El Atlético de Madrid, por su condición de segundo equipo de Madrid, por pertenecer a la extraña estirpe de pasar del cielo al infierno en un segundo de tiempo, de crear grandes euforias y las más dramáticas depresiones, siempre ha necesitado acogerse a una gran figura… Y esa era Fernando Torres. Por esta circunstancia en gran parte de la afición atlética el ánimo lo tienen por los suelos.
En teoría, el club ha salido ganando en la operación salida. El Atlético lo ha vendido muy bien y con su dinero ha podido fichar a jugadores que van a sumar y fortalecer a los rojiblancos. Cambiar una estrella por tres buenos jugadores, en principio, es un buen negocio. Forlán tal vez meta más goles que Torres. Quaresma, si finalmente lo fichan, es un estilete por la banda derecha y Cléber Santana, es un centrocampista todo terreno.

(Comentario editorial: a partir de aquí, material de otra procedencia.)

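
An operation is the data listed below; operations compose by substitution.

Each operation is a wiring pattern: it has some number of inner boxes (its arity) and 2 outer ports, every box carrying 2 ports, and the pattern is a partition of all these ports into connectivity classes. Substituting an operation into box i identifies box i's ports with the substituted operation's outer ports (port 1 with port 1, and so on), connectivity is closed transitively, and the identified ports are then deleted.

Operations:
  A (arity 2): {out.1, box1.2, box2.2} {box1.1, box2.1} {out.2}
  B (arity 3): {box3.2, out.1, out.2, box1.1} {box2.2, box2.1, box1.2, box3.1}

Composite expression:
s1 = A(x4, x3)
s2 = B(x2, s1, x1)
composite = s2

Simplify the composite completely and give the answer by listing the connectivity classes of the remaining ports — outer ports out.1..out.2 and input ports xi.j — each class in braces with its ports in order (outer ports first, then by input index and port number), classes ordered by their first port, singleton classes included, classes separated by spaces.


{out.1, out.2, x1.2, x2.1} {x1.1, x2.2, x3.2, x4.2} {x3.1, x4.1}

Substituting into B glues patterns; closure does the rest.
stage A: inputs (x4, x3), connectivity {out.1, x3.2, x4.2} {out.2} {x3.1, x4.1}, out.j its boundary
stage B: inputs (x2, x4, x3, x1), connectivity {out.1, out.2, x1.2, x2.1} {x1.1, x2.2, x3.2, x4.2} {x3.1, x4.1}, out.j its boundary


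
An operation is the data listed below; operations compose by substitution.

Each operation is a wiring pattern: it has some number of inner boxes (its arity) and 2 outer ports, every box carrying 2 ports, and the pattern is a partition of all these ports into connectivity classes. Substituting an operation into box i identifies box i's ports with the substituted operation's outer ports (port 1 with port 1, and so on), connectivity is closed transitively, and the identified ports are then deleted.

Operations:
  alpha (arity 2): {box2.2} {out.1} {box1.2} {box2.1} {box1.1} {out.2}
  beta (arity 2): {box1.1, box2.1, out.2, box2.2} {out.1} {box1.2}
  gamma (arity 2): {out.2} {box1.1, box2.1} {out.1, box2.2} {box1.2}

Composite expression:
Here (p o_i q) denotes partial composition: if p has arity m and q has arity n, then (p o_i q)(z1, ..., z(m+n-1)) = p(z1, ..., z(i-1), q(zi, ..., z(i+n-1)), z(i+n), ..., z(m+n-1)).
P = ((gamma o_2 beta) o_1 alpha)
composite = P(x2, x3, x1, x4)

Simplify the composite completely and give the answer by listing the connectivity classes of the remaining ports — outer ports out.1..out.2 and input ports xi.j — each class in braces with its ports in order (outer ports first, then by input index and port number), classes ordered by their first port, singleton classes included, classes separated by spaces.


After gluing at gamma, chains via deleted ports link the x-ports.
after alpha, the pattern on (x2, x3) reads {out.1} {out.2} {x2.1} {x2.2} {x3.1} {x3.2} (out.j = its outer ports)
after beta, the pattern on (x1, x4) reads {out.1} {out.2, x1.1, x4.1, x4.2} {x1.2} (out.j = its outer ports)
after gamma, the pattern on (x2, x3, x1, x4) reads {out.1, x1.1, x4.1, x4.2} {out.2} {x1.2} {x2.1} {x2.2} {x3.1} {x3.2} (out.j = its outer ports)

{out.1, x1.1, x4.1, x4.2} {out.2} {x1.2} {x2.1} {x2.2} {x3.1} {x3.2}


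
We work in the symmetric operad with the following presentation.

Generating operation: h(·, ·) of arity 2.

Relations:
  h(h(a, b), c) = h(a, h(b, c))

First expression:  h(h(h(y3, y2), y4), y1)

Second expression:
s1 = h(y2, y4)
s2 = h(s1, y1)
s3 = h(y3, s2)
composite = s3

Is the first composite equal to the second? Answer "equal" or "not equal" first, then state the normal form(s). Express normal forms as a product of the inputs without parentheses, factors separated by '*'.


Normal form of the first expression: y3 * y2 * y4 * y1
Normal form of the second expression: y3 * y2 * y4 * y1
Identical normal forms: equal.

equal; the common form is y3 * y2 * y4 * y1


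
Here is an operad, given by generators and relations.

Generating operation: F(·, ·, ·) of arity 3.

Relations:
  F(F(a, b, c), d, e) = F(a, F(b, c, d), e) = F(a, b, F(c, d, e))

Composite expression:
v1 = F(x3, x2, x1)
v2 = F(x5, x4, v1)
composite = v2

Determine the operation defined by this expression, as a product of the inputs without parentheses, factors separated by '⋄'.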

Tengo la sensación que la próxima temporada en el Atlético de Madrid prevalecerá el equipo por encima de cualquier individualidad. A pesar de contar con la ayuda de Reina, Xabi Alonso y sobre todo de Rafa Benítez, su gran valedor, a Fernando Torres no le será fácil ganarse el puesto. De él dependerá el éxito. En principio el tipo de juego que se practica en la Premier le va de maravilla a sus condiciones. En el contragolpe se siente como pez en el agua.
El tiempo, juez inexorable, será quien diga al final si el Atlético de Madrid acertó ó no en el traspaso de Torres. Al tiempo.